Food historian Ozoz Sokoh has launched a free digital library of 200 books on African, West African, Caribbean, and African-American cuisine called Feast Afrique.

Readers may remember Sokoh from our The Decade Project series “Eat the Book,” for which she contributed reviews and recipes of dishes inspired by books like How to Cook Your Husband The African Way by Calixthe Beyala, My Sister, The Serial Killer by Oyinkan Braithwaite, and Igifu by Scholastique Mukasonga.

Sokoh, founder of the blog Kitchen Butterfly, has now launched Feast Afrique, which is dedicated to the history of African cuisine. The project, which took over eight months to complete, features books from 1828 to the present on food migration that was sparked by the transatlantic slave trade as well as African recipes from around the world. The books are made available through The Internet Archive, HathiTrust, and The National Academies of Science, Engineering, and Medicine.

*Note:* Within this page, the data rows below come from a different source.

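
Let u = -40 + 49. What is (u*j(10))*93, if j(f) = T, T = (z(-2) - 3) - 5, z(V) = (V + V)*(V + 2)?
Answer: -6696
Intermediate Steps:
z(V) = 2*V*(2 + V) (z(V) = (2*V)*(2 + V) = 2*V*(2 + V))
T = -8 (T = (2*(-2)*(2 - 2) - 3) - 5 = (2*(-2)*0 - 3) - 5 = (0 - 3) - 5 = -3 - 5 = -8)
j(f) = -8
u = 9
(u*j(10))*93 = (9*(-8))*93 = -72*93 = -6696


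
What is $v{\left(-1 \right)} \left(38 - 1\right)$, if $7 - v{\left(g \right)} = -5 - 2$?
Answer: $518$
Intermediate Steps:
$v{\left(g \right)} = 14$ ($v{\left(g \right)} = 7 - \left(-5 - 2\right) = 7 - -7 = 7 + 7 = 14$)
$v{\left(-1 \right)} \left(38 - 1\right) = 14 \left(38 - 1\right) = 14 \cdot 37 = 518$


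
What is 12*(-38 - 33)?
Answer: -852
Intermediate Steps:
12*(-38 - 33) = 12*(-71) = -852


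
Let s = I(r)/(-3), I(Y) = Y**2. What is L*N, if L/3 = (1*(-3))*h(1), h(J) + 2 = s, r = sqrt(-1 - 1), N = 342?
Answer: 4104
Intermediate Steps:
r = I*sqrt(2) (r = sqrt(-2) = I*sqrt(2) ≈ 1.4142*I)
s = 2/3 (s = (I*sqrt(2))**2/(-3) = -2*(-1/3) = 2/3 ≈ 0.66667)
h(J) = -4/3 (h(J) = -2 + 2/3 = -4/3)
L = 12 (L = 3*((1*(-3))*(-4/3)) = 3*(-3*(-4/3)) = 3*4 = 12)
L*N = 12*342 = 4104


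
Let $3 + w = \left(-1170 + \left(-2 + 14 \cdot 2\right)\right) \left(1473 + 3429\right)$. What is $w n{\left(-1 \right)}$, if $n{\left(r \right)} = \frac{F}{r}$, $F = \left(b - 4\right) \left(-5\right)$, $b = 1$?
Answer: $84118365$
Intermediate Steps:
$w = -5607891$ ($w = -3 + \left(-1170 + \left(-2 + 14 \cdot 2\right)\right) \left(1473 + 3429\right) = -3 + \left(-1170 + \left(-2 + 28\right)\right) 4902 = -3 + \left(-1170 + 26\right) 4902 = -3 - 5607888 = -5607891$)
$F = 15$ ($F = \left(1 - 4\right) \left(-5\right) = \left(-3\right) \left(-5\right) = 15$)
$n{\left(r \right)} = \frac{15}{r}$
$w n{\left(-1 \right)} = - 5607891 \frac{15}{-1} = - 5607891 \cdot 15 \left(-1\right) = \left(-5607891\right) \left(-15\right) = 84118365$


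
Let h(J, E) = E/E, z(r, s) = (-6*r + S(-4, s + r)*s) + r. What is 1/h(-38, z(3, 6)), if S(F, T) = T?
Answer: 1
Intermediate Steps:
z(r, s) = -5*r + s*(r + s) (z(r, s) = (-6*r + (s + r)*s) + r = (-6*r + (r + s)*s) + r = (-6*r + s*(r + s)) + r = -5*r + s*(r + s))
h(J, E) = 1
1/h(-38, z(3, 6)) = 1/1 = 1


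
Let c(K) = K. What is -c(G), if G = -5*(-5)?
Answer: -25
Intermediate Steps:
G = 25
-c(G) = -1*25 = -25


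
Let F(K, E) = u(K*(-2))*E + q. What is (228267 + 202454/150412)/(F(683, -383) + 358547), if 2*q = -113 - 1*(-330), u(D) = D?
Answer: 17167149229/66319170201 ≈ 0.25886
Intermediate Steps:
q = 217/2 (q = (-113 - 1*(-330))/2 = (-113 + 330)/2 = (½)*217 = 217/2 ≈ 108.50)
F(K, E) = 217/2 - 2*E*K (F(K, E) = (K*(-2))*E + 217/2 = (-2*K)*E + 217/2 = -2*E*K + 217/2 = 217/2 - 2*E*K)
(228267 + 202454/150412)/(F(683, -383) + 358547) = (228267 + 202454/150412)/((217/2 - 2*(-383)*683) + 358547) = (228267 + 202454*(1/150412))/((217/2 + 523178) + 358547) = (228267 + 101227/75206)/(1046573/2 + 358547) = 17167149229/(75206*(1763667/2)) = (17167149229/75206)*(2/1763667) = 17167149229/66319170201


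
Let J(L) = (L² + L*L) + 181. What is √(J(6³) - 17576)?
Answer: √75917 ≈ 275.53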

In a statement on the site, Ozoh explains her inspiration for the project:

African, African-American and African-Inspired knowledge are not often acknowledged in culinary practice. For years, I’ve been collecting Nigerian and West African cookbooks, many of which are out-of-print. The Jemima Code (2015) by Toni Tipton-Martin widened knowledge of the wealth of resources documenting the culinary excellence of Africans and African-Americans.

I want people to know this and see that African culinary excellence exists because it’s hard to know who you are without knowing your history.

As Chinua Achebe, the great Nigerian writer said ‘Until the lions have their own historians, the history of the hunt will always glorify the hunter.’